Sitting Block

Das Castor-Bilderbuch - Wie sich Gewaltfreie und Autonome in eine Bewegung zappen

Die Fronten sind klar. Die einen lächeln noch, wenn ihnen Knüppel und Wasser um die Ohren fliegen. Die anderern sind erbost, weil ihnen das lächelnde Sitzen Abwiegelei ist. Gewaltfreie und Autonome gehen in ihren Publikationen oder Veranstaltungen aufeinander los wie Kinder, die um ein Spielzeug streiten, so, als sei die Verhinderung des Atommüll-Transports im März einzig an den Aktionen der jeweils anderen gescheitert. "Und genau die fatalen Zwischentöne, aus denen das Leben und auch die gute Literatur immer bestehen, die will der Kitschkonsument ja gerade nicht. Er will klare Verhältnisse, und er will wissen, wer da in seiner Lektüre die Guten und die Bösen sind." Was die in Lüchow-Dannenberg lebende Journalistin Christa Tornow über den Kitsch schreibt, beschreibt auch die Haltung der Kontrahenten im Streit um die Bilder vom Castor-Transport.

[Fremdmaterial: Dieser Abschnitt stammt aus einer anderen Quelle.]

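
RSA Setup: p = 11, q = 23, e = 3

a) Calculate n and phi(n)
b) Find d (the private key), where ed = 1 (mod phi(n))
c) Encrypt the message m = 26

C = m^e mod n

Step 1: n = 11 * 23 = 253.
Step 2: phi(n) = (11-1)(23-1) = 10 * 22 = 220.
Step 3: Find d = 3^(-1) mod 220 = 147.
  Verify: 3 * 147 = 441 = 1 (mod 220).
Step 4: C = 26^3 mod 253 = 119.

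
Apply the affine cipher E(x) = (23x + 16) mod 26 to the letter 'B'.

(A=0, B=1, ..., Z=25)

Step 1: Convert 'B' to number: x = 1.
Step 2: E(1) = (23 * 1 + 16) mod 26 = 39 mod 26 = 13.
Step 3: Convert 13 back to letter: N.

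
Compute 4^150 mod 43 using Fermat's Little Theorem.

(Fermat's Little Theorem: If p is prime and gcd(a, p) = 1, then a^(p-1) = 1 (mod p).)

Step 1: Since 43 is prime, by Fermat's Little Theorem: 4^42 = 1 (mod 43).
Step 2: Reduce exponent: 150 mod 42 = 24.
Step 3: So 4^150 = 4^24 (mod 43).
Step 4: 4^24 mod 43 = 21.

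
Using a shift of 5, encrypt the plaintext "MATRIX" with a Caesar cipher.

Step 1: For each letter, shift forward by 5 positions (mod 26).
  M (position 12) -> position (12+5) mod 26 = 17 -> R
  A (position 0) -> position (0+5) mod 26 = 5 -> F
  T (position 19) -> position (19+5) mod 26 = 24 -> Y
  R (position 17) -> position (17+5) mod 26 = 22 -> W
  I (position 8) -> position (8+5) mod 26 = 13 -> N
  X (position 23) -> position (23+5) mod 26 = 2 -> C
Result: RFYWNC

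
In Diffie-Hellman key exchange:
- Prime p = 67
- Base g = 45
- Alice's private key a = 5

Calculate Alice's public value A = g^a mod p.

Step 1: A = g^a mod p = 45^5 mod 67.
  45^1 mod 67 = 45
  45^2 mod 67 = (45 * 45) mod 67 = 15
  45^3 mod 67 = (15 * 45) mod 67 = 5
  45^4 mod 67 = (5 * 45) mod 67 = 24
  45^5 mod 67 = (24 * 45) mod 67 = 8
Result: A = 8.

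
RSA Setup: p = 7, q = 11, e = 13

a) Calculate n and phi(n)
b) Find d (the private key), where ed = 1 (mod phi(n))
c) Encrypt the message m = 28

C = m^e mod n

Step 1: n = 7 * 11 = 77.
Step 2: phi(n) = (7-1)(11-1) = 6 * 10 = 60.
Step 3: Find d = 13^(-1) mod 60 = 37.
  Verify: 13 * 37 = 481 = 1 (mod 60).
Step 4: C = 28^13 mod 77 = 7.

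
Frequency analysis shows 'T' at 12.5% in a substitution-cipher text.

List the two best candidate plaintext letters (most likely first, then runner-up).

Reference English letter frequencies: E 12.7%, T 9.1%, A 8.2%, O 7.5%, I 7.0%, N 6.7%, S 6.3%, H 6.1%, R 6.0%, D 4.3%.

Step 1: Observed frequency of 'T' is 12.5%.
Step 2: Compute distances to each reference frequency and sort:
  E (12.7%): difference = 0.2% <-- BEST
  T (9.1%): difference = 3.4% <-- RUNNER-UP
  A (8.2%): difference = 4.3%
  O (7.5%): difference = 5.0%
  I (7.0%): difference = 5.5%
Step 3: Most likely is 'E' (12.7%, diff 0.2%); second most likely is 'T' (9.1%, diff 3.4%).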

"Nichts ist erfolgreicher als der Erfolg", hat die Redaktion einer lokalen Veranstaltungszeitschrift im März ein Interview mit Katja Tempel und Jochen Stay eingeleitet. Und den zelebrieren dann die beiden Organisatoren der Großsitzblockade "X-tausendmal quer" ausgiebig. Selbstkritisch angemerkt wird in diesem Gespräch allenfalls, daß das Konzept den "Nachteil, daß es zu keiner spontanen Aktion kommen konnte", gehabt habe, oder daß "wir da auch versäumt haben, konkret im Landkreis für unsere Idee zu werben". Abgesehen von derlei taktischen Details und der Politzei, die sich, welch' Überraschung, nicht an die Spielregeln hielt, war das feeling alright: die "X-tausendmal quer"-Teilnehmer konnten "sich sicher fühlen, weil da so viele Leute "eng an eng" saßen mit der Absicht, keine Steine zu schmeißen. Kurzum: "Für viele war's eine große Erfahrung", und Leute, die andere Formen von Selbsterfahrung wollten als Sitzen, konnten ja woanders hingehen.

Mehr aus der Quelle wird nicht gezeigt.